In una conferenza la scorsa settimana, Raghuram Rajan, ex governatore della Reserve Bank of India, ha lanciato l’allarme per l’eccessiva crescita delle azioni.

“Ci sono evidenti segni di schiuma”, ha detto a proposito del paniere Nomura-Wolfe di popolari azioni statunitensi, citato dal Financial Times tra gli altri punti vendita.

In quello che sembrerà più simile a Bitcoin durante i periodi di rapida crescita dei prezzi, le opzioni stanno vedendo un volume serio e la leva finanziaria per accompagnarlo.

“Sembra tutto pazzesco, ci sono bolle qui, bolle là, ovunque”, ha affermato il Financial Times, nel frattempo, citando Erik Knutzen, chief investment officer presso il gestore degli investimenti Neuberger Berman.

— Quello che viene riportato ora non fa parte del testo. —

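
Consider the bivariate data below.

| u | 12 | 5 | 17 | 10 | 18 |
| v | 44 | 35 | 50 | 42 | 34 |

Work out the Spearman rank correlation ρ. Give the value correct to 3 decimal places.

Rank u: 3, 1, 4, 2, 5
Rank v: 4, 2, 5, 3, 1
d = rank(u) − rank(v): -1, -1, -1, -1, 4; Σd² = 20
ρ = 1 − 6Σd² / [n(n²−1)] = 1 − 6×20 / (5×24) = 1 − 120/120 ≈ 0.000

0.000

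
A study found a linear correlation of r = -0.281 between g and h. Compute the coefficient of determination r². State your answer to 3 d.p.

r² = (-0.281)² = 0.079

0.079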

“È diventato un cliché, ma siamo davvero in acque inesplorate, un territorio molto insolito”.

Mentre novembre è tradizionalmente un mese di buone prestazioni sia per i mercati finanziari tradizionali che per quelli delle criptovalute, il tono alimenta i sospetti esistenti sulla natura “solo up” delle azioni in particolare.

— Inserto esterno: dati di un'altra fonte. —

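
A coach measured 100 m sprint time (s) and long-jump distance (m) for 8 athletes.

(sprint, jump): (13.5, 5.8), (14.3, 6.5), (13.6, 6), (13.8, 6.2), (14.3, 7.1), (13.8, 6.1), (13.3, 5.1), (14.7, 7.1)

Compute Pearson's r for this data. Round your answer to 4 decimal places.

n = 8, Σx = 111.3, Σy = 49.9, Σx² = 1550.05, Σy² = 314.37, Σxy = 696.32
nΣxy − ΣxΣy = 5570.56 − 5553.87 = 16.69
nΣx² − (Σx)² = 12400.4 − 12387.69 = 12.71; nΣy² − (Σy)² = 2514.96 − 2490.01 = 24.95
r = 16.69 / √(12.71 × 24.95) = 16.69 / 17.8077 ≈ 0.9372

0.9372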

Per i Bitcoiner, il problema ruota attorno alla correlazione complessiva tra i due: nonostante si sia affermata da sola negli ultimi mesi, BTC può ancora essere influenzato da improvvisi cambiamenti di sentimento altrove.

Un esempio è stato Tesla, che è andata di pari passo con Bitcoin la scorsa settimana sulla scia della svendita del 10% delle azioni del CEO Elon Musk.